The system is intended to help the agencies if they need to react to a chemical emergency at the Umatilla Chemical Depot.
Installation of the system will fulfill a Chemical Stockpile Emergency Preparedness Program recommendation that the depot not start incinerating GB nerve gas until the radio system is in place.
The Army hopes to begin incineration in July.
Meg Capps, Umatilla County's CSEPP program manager, told the CSEPP board Wednesday that installation is under way to put radios into 200 police and fire department emergency vehicles in the two counties.
The counties already have 250 hand-held radios. All 450 are designed to create a state-of-the-art communications link in case of a chemical release at the depot, where officials expect to spend the next six years incinerating 3,700 tons of nerve and mustard gas.

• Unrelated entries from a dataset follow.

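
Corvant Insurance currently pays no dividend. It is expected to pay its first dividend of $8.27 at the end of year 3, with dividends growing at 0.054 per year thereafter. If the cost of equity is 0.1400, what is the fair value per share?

$73.99

Deferred-dividend DDM. At t=2 the remaining stream is a growing perpetuity with first payment D_3 = 8.27.
V_2 = D_3/(r−g) = 8.27/(0.14−0.054) = 96.1628
P₀ = V_2/(1+r)^2 = 96.1628/(1+0.14)^2 = 73.9941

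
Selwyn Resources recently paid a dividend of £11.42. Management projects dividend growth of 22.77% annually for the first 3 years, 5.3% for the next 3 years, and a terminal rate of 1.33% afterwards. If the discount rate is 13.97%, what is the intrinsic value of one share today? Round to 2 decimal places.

£166.72

Three-stage DDM. Project D₁…D_6; terminal Gordon value at t=6 with g = 0.0133; discount at r = 0.1397.
D_1 = 14.0203
D_2 = 17.2128
D_3 = 21.1321
D_4 = 22.2521
D_5 = 23.4315
D_6 = 24.6733
TV_6 = 25.0015/(0.1397−0.0133) = 197.7967
P₀ = Σ Dₜ/(1+r)ᵗ + TV_6/(1+r)^6 = 166.7173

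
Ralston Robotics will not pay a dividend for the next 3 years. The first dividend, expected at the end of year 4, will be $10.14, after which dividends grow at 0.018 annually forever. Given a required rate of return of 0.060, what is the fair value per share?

$202.71

Deferred-dividend DDM. At t=3 the remaining stream is a growing perpetuity with first payment D_4 = 10.14.
V_3 = D_4/(r−g) = 10.14/(0.06−0.018) = 241.4286
P₀ = V_3/(1+r)^3 = 241.4286/(1+0.06)^3 = 202.7081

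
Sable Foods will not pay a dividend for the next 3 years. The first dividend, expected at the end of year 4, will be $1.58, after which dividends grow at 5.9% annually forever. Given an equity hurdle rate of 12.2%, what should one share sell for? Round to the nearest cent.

Deferred-dividend DDM. At t=3 the remaining stream is a growing perpetuity with first payment D_4 = 1.58.
V_3 = D_4/(r−g) = 1.58/(0.122−0.059) = 25.0794
P₀ = V_3/(1+r)^3 = 25.0794/(1+0.122)^3 = 17.7557

$17.76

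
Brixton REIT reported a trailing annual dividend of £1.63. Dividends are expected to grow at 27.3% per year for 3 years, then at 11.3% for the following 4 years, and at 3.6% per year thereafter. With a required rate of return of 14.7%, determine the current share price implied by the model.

£32.76

Three-stage DDM. Project D₁…D_7; terminal Gordon value at t=7 with g = 0.036; discount at r = 0.147.
D_1 = 2.0750
D_2 = 2.6415
D_3 = 3.3626
D_4 = 3.7426
D_5 = 4.1655
D_6 = 4.6362
D_7 = 5.1600
TV_7 = 5.3458/(0.147−0.036) = 48.1604
P₀ = Σ Dₜ/(1+r)ᵗ + TV_7/(1+r)^7 = 32.7567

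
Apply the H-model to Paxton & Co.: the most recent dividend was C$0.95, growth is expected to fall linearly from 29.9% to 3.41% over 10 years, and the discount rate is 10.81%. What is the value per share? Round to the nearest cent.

C$30.28

H-model: P₀ = D₀[(1+g_L) + H(g_S−g_L)]/(r−g_L), with H = 10/2 = 5.
P₀ = 0.95 × [(1+0.0341) + 5×(0.299−0.0341)] / (0.1081−0.0341)
   = 0.95 × 2.3586 / 0.074 = 30.2793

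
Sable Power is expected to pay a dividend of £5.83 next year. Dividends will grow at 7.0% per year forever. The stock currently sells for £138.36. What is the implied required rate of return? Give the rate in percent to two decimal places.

11.21%

Rearranging the constant-growth DDM: r = D₁/P₀ + g.
r = 5.8300 / 138.36 + 0.07 = 0.04214 + 0.07 = 0.11214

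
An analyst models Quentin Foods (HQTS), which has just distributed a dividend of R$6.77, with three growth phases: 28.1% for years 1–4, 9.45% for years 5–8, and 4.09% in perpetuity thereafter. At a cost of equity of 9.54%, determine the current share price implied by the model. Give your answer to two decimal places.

R$332.24

Three-stage DDM. Project D₁…D_8; terminal Gordon value at t=8 with g = 0.0409; discount at r = 0.0954.
D_1 = 8.6724
D_2 = 11.1093
D_3 = 14.2310
D_4 = 18.2299
D_5 = 19.9527
D_6 = 21.8382
D_7 = 23.9019
D_8 = 26.1606
TV_8 = 27.2306/(0.0954−0.0409) = 499.6441
P₀ = Σ Dₜ/(1+r)ᵗ + TV_8/(1+r)^8 = 332.2420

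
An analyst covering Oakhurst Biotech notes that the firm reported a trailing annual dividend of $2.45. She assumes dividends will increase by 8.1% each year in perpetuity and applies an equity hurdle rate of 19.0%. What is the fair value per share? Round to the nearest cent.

Gordon growth model: P₀ = D₁/(r − g). D₁ = 2.45 × (1 + 0.081) = 2.6484.
P₀ = 2.6484 / (0.19 − 0.081) = 2.6484 / 0.109 = 24.2977

$24.30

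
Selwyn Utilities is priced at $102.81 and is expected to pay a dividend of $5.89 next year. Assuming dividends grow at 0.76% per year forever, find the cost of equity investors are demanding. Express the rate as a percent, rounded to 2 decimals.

Rearranging the constant-growth DDM: r = D₁/P₀ + g.
r = 5.8900 / 102.81 + 0.0076 = 0.05729 + 0.0076 = 0.06489

6.49%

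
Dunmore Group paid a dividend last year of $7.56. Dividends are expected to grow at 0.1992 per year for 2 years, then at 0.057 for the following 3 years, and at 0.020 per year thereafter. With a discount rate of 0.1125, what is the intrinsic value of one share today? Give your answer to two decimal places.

Three-stage DDM. Project D₁…D_5; terminal Gordon value at t=5 with g = 0.02; discount at r = 0.1125.
D_1 = 9.0660
D_2 = 10.8719
D_3 = 11.4916
D_4 = 12.1466
D_5 = 12.8390
TV_5 = 13.0957/(0.1125−0.02) = 141.5756
P₀ = Σ Dₜ/(1+r)ᵗ + TV_5/(1+r)^5 = 123.8216

$123.82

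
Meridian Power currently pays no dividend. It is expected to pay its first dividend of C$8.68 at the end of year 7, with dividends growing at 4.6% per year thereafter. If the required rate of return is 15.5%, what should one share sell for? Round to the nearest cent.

Deferred-dividend DDM. At t=6 the remaining stream is a growing perpetuity with first payment D_7 = 8.68.
V_6 = D_7/(r−g) = 8.68/(0.155−0.046) = 79.6330
P₀ = V_6/(1+r)^6 = 79.6330/(1+0.155)^6 = 33.5430

C$33.54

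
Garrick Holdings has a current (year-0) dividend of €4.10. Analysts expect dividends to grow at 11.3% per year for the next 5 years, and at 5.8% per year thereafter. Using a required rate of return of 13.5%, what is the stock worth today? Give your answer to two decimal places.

€70.42

Two-stage DDM. Project D₁…D_5 at 0.113, terminal growth 0.058, discount at r = 0.135.
D_1 = 4.5633
D_2 = 5.0790
D_3 = 5.6529
D_4 = 6.2916
D_5 = 7.0026
Terminal value at t=5: TV = D_6/(r−g) = 7.4088/(0.135−0.058) = 96.2176
P₀ = 4.5633/(1+0.135)^1 + 5.0790/(1+0.135)^2 + 5.6529/(1+0.135)^3 + 6.2916/(1+0.135)^4 + 7.0026/(1+0.135)^5 + 96.2176/(1+0.135)^5 = 70.4212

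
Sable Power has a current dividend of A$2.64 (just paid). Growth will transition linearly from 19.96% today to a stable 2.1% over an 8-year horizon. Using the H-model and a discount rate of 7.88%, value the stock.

A$79.26

H-model: P₀ = D₀[(1+g_L) + H(g_S−g_L)]/(r−g_L), with H = 8/2 = 4.
P₀ = 2.64 × [(1+0.021) + 4×(0.1996−0.021)] / (0.0788−0.021)
   = 2.64 × 1.7354 / 0.0578 = 79.2639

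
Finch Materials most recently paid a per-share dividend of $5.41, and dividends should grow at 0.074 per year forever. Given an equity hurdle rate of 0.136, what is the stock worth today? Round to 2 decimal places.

Gordon growth model: P₀ = D₁/(r − g). D₁ = 5.41 × (1 + 0.074) = 5.8103.
P₀ = 5.8103 / (0.136 − 0.074) = 5.8103 / 0.062 = 93.7152

$93.72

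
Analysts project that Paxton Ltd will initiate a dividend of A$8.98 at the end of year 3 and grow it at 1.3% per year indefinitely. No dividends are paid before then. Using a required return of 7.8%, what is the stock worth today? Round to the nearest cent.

Deferred-dividend DDM. At t=2 the remaining stream is a growing perpetuity with first payment D_3 = 8.98.
V_2 = D_3/(r−g) = 8.98/(0.078−0.013) = 138.1538
P₀ = V_2/(1+r)^2 = 138.1538/(1+0.078)^2 = 118.8846

A$118.88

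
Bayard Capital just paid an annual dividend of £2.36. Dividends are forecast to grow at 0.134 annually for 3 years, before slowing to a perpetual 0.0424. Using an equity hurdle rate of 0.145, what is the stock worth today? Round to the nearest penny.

£30.24

Two-stage DDM. Project D₁…D_3 at 0.134, terminal growth 0.0424, discount at r = 0.145.
D_1 = 2.6762
D_2 = 3.0349
D_3 = 3.4415
Terminal value at t=3: TV = D_4/(r−g) = 3.5874/(0.145−0.0424) = 34.9654
P₀ = 2.6762/(1+0.145)^1 + 3.0349/(1+0.145)^2 + 3.4415/(1+0.145)^3 + 34.9654/(1+0.145)^3 = 30.2376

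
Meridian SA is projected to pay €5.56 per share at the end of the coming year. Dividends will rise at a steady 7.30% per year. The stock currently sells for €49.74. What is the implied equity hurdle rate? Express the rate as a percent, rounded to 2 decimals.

18.48%

Rearranging the constant-growth DDM: r = D₁/P₀ + g.
r = 5.5600 / 49.74 + 0.073 = 0.11178 + 0.073 = 0.18478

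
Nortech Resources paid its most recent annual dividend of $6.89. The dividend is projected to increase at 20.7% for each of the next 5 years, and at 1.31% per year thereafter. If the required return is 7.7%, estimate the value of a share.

$242.24

Two-stage DDM. Project D₁…D_5 at 0.207, terminal growth 0.0131, discount at r = 0.077.
D_1 = 8.3162
D_2 = 10.0377
D_3 = 12.1155
D_4 = 14.6234
D_5 = 17.6504
Terminal value at t=5: TV = D_6/(r−g) = 17.8817/(0.077−0.0131) = 279.8382
P₀ = 8.3162/(1+0.077)^1 + 10.0377/(1+0.077)^2 + 12.1155/(1+0.077)^3 + 14.6234/(1+0.077)^4 + 17.6504/(1+0.077)^5 + 279.8382/(1+0.077)^5 = 242.2439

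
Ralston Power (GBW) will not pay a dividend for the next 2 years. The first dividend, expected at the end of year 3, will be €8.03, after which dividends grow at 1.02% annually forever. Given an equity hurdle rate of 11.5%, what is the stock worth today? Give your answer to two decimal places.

€61.63

Deferred-dividend DDM. At t=2 the remaining stream is a growing perpetuity with first payment D_3 = 8.03.
V_2 = D_3/(r−g) = 8.03/(0.115−0.0102) = 76.6221
P₀ = V_2/(1+r)^2 = 76.6221/(1+0.115)^2 = 61.6318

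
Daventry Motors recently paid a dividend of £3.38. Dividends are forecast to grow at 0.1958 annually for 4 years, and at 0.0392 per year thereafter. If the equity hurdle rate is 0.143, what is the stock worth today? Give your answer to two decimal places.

£55.69

Two-stage DDM. Project D₁…D_4 at 0.1958, terminal growth 0.0392, discount at r = 0.143.
D_1 = 4.0418
D_2 = 4.8332
D_3 = 5.7795
D_4 = 6.9112
Terminal value at t=4: TV = D_5/(r−g) = 7.1821/(0.143−0.0392) = 69.1915
P₀ = 4.0418/(1+0.143)^1 + 4.8332/(1+0.143)^2 + 5.7795/(1+0.143)^3 + 6.9112/(1+0.143)^4 + 69.1915/(1+0.143)^4 = 55.6937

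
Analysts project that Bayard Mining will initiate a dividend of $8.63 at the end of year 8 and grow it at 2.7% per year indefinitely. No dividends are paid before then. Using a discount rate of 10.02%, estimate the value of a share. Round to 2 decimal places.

Deferred-dividend DDM. At t=7 the remaining stream is a growing perpetuity with first payment D_8 = 8.63.
V_7 = D_8/(r−g) = 8.63/(0.1002−0.027) = 117.8962
P₀ = V_7/(1+r)^7 = 117.8962/(1+0.1002)^7 = 60.4224

$60.42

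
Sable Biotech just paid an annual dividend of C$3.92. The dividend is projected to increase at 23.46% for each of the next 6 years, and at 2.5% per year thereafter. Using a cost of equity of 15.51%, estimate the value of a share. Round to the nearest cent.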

The 12 microwave transport systems that connect the 450 radios are already set up.
The counties have worked on the radio project since September 2001. The $9 million cost was paid with federal money funneled through CSEPP.
Also Wednesday, the CSEPP board learned:
-- Oregon's Department of Transportation expects to award a contract to install a computerized system to link all traffic signals on Highway 395 from Stanfield through Hermiston to Umatilla. The traffic signals, plus cameras at the intersections, would be coordinated by emergency dispatchers to route traffic in the appropriate directions in an emergency.
-- Engineering work should be done soon on how to upgrade Hermiston's Elm Street to provide a good east-west emergency evacuation route.